Fermi has a very different road to his real world counterpart. Here, Pitarra’s slightly unusual take on him becomes a plot point as we find out not only what Fermi is, but that Harry knows and doesn’t mind because he’s the only one who still sees a human. Hickman uses this as a jumping off point for the entire next stage of the book, as we see previous events from a very different perspective and Fermi in a whole new light. The consequences of these issues will be felt for the rest of the book’s run and they’re gripping, emotionally difficult reading of a very different kind to what the book normally does.
In fact, this entire volume is about transition. Pitarra’s art and Bellaire’s stark colours excel in the closing stages as we return to the inside of Oppenheimer’s head and the middle of an all-out war. This is the point where the book sings, Pitarra’s precise, slightly feverish artwork combining with Bellaire’s precision colours and Hickman’s script to create an elaborate, glorious nightmare war in one horribly fractured mind.
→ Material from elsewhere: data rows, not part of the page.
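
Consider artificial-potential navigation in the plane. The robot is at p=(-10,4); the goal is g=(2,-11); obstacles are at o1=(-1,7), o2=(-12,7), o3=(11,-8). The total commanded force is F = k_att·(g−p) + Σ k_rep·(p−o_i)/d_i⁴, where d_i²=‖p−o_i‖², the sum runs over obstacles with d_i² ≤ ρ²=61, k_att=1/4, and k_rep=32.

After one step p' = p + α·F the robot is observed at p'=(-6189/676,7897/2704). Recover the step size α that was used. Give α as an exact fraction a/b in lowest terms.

F_att = 1/4·(g−p) = 1/4·(12,-15) = (3.0000,-3.7500)
o1: d²=90 > ρ²=61 → inactive
o2: d²=13 ≤ ρ²=61; F_rep = 32·(2,-3)/13² = (0.3787,-0.5680)
o3: d²=585 > ρ²=61 → inactive
F = F_att + ΣF_rep = (3.3787,-4.3180)
Δp = p'−p = (0.8447,-1.0795); α = Δx/Fx = (571/676) / (571/169) = 1/4
check: Δy/Fy = (-2919/2704) / (-2919/676) = 1/4 ✓

α = 1/4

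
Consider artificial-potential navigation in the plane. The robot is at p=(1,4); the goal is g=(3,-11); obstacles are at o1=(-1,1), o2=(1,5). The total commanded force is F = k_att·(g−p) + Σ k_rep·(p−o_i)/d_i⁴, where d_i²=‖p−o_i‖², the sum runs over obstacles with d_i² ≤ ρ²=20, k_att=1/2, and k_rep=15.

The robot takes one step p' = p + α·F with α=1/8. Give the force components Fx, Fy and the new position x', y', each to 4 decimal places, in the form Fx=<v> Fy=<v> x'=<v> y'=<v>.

Fx=1.1775 Fy=-22.2337 x'=1.1472 y'=1.2208

F_att = 1/2·(g−p) = 1/2·(2,-15) = (1.0000,-7.5000)
o1: d²=13 ≤ ρ²=20; F_rep = 15·(2,3)/13² = (0.1775,0.2663)
o2: d²=1 ≤ ρ²=20; F_rep = 15·(0,-1)/1² = (0.0000,-15.0000)
F = F_att + ΣF_rep = (1.1775,-22.2337)
p' = p + 1/8·F = (1.1472,1.2208)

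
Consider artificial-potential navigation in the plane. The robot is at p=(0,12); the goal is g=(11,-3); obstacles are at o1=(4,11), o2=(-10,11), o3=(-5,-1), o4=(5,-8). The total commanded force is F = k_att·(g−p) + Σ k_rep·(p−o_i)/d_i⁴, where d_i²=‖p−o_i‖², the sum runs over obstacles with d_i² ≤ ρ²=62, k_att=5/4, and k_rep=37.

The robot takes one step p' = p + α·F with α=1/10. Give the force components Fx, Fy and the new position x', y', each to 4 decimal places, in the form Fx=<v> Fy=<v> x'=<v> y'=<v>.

Fx=13.2379 Fy=-18.6220 x'=1.3238 y'=10.1378

F_att = 5/4·(g−p) = 5/4·(11,-15) = (13.7500,-18.7500)
o1: d²=17 ≤ ρ²=62; F_rep = 37·(-4,1)/17² = (-0.5121,0.1280)
o2: d²=101 > ρ²=62 → inactive
o3: d²=194 > ρ²=62 → inactive
o4: d²=425 > ρ²=62 → inactive
F = F_att + ΣF_rep = (13.2379,-18.6220)
p' = p + 1/10·F = (1.3238,10.1378)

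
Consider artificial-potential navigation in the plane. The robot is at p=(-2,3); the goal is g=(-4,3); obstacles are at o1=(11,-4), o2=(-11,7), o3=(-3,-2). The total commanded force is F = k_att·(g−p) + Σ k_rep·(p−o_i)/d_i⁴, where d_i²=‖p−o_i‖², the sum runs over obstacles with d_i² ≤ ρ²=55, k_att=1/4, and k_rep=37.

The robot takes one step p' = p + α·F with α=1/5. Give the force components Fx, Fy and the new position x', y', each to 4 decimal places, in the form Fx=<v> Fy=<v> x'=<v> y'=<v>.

F_att = 1/4·(g−p) = 1/4·(-2,0) = (-0.5000,0.0000)
o1: d²=218 > ρ²=55 → inactive
o2: d²=97 > ρ²=55 → inactive
o3: d²=26 ≤ ρ²=55; F_rep = 37·(1,5)/26² = (0.0547,0.2737)
F = F_att + ΣF_rep = (-0.4453,0.2737)
p' = p + 1/5·F = (-2.0891,3.0547)

Fx=-0.4453 Fy=0.2737 x'=-2.0891 y'=3.0547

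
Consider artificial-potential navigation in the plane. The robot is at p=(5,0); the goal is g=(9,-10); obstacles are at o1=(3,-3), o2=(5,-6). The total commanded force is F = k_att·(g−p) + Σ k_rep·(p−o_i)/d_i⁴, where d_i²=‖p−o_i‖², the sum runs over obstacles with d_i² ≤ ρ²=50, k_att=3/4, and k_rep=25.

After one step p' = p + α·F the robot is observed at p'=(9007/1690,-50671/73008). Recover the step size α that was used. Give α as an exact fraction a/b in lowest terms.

α = 1/10

F_att = 3/4·(g−p) = 3/4·(4,-10) = (3.0000,-7.5000)
o1: d²=13 ≤ ρ²=50; F_rep = 25·(2,3)/13² = (0.2959,0.4438)
o2: d²=36 ≤ ρ²=50; F_rep = 25·(0,6)/36² = (0.0000,0.1157)
F = F_att + ΣF_rep = (3.2959,-6.9405)
Δp = p'−p = (0.3296,-0.6940); α = Δx/Fx = (557/1690) / (557/169) = 1/10
check: Δy/Fy = (-50671/73008) / (-253355/36504) = 1/10 ✓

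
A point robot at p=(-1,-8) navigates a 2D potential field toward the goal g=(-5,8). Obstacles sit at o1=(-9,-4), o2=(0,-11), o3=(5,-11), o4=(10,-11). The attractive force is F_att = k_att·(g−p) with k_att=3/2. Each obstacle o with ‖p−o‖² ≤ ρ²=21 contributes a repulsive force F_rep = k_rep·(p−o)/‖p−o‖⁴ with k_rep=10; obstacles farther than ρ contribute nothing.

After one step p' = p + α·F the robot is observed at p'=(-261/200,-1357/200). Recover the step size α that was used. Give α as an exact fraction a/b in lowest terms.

α = 1/20

F_att = 3/2·(g−p) = 3/2·(-4,16) = (-6.0000,24.0000)
o1: d²=80 > ρ²=21 → inactive
o2: d²=10 ≤ ρ²=21; F_rep = 10·(-1,3)/10² = (-0.1000,0.3000)
o3: d²=45 > ρ²=21 → inactive
o4: d²=130 > ρ²=21 → inactive
F = F_att + ΣF_rep = (-6.1000,24.3000)
Δp = p'−p = (-0.3050,1.2150); α = Δx/Fx = (-61/200) / (-61/10) = 1/20
check: Δy/Fy = (243/200) / (243/10) = 1/20 ✓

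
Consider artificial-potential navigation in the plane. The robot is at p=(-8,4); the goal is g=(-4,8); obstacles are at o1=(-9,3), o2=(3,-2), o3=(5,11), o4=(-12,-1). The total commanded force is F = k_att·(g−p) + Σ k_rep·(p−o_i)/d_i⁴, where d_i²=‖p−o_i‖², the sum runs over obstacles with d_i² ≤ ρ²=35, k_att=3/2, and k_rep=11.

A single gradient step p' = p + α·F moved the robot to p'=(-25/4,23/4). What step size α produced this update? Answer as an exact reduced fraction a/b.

α = 1/5

F_att = 3/2·(g−p) = 3/2·(4,4) = (6.0000,6.0000)
o1: d²=2 ≤ ρ²=35; F_rep = 11·(1,1)/2² = (2.7500,2.7500)
o2: d²=157 > ρ²=35 → inactive
o3: d²=218 > ρ²=35 → inactive
o4: d²=41 > ρ²=35 → inactive
F = F_att + ΣF_rep = (8.7500,8.7500)
Δp = p'−p = (1.7500,1.7500); α = Δx/Fx = (7/4) / (35/4) = 1/5
check: Δy/Fy = (7/4) / (35/4) = 1/5 ✓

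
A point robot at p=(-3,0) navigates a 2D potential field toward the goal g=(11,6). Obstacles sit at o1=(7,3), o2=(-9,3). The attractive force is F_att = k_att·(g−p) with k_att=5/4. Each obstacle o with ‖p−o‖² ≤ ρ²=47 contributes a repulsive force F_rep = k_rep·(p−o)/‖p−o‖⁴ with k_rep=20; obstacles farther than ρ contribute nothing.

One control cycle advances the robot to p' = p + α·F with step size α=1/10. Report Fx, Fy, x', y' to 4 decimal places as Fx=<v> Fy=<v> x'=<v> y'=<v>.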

Oddly though, this sequence features the first bum note in the series to date. It’s saved for the very last page, is a single line of dialogue and is the first time the book falls flat for me. Bear in mind this is a series filled with profoundly horrible, unlikable people but Hickman has always made them fun to read about. For the first time in this volume, there’s a moment which seems a little too indulgent and whilst it’s tiny, it is noticeable.
That aside, this is still an essential purchase. No other book on the market reads or looks anything like The Manhattan Projects and if you’re not reading it, you really should be. The brave new world has never looked more beautiful, or terrifying, than it does here.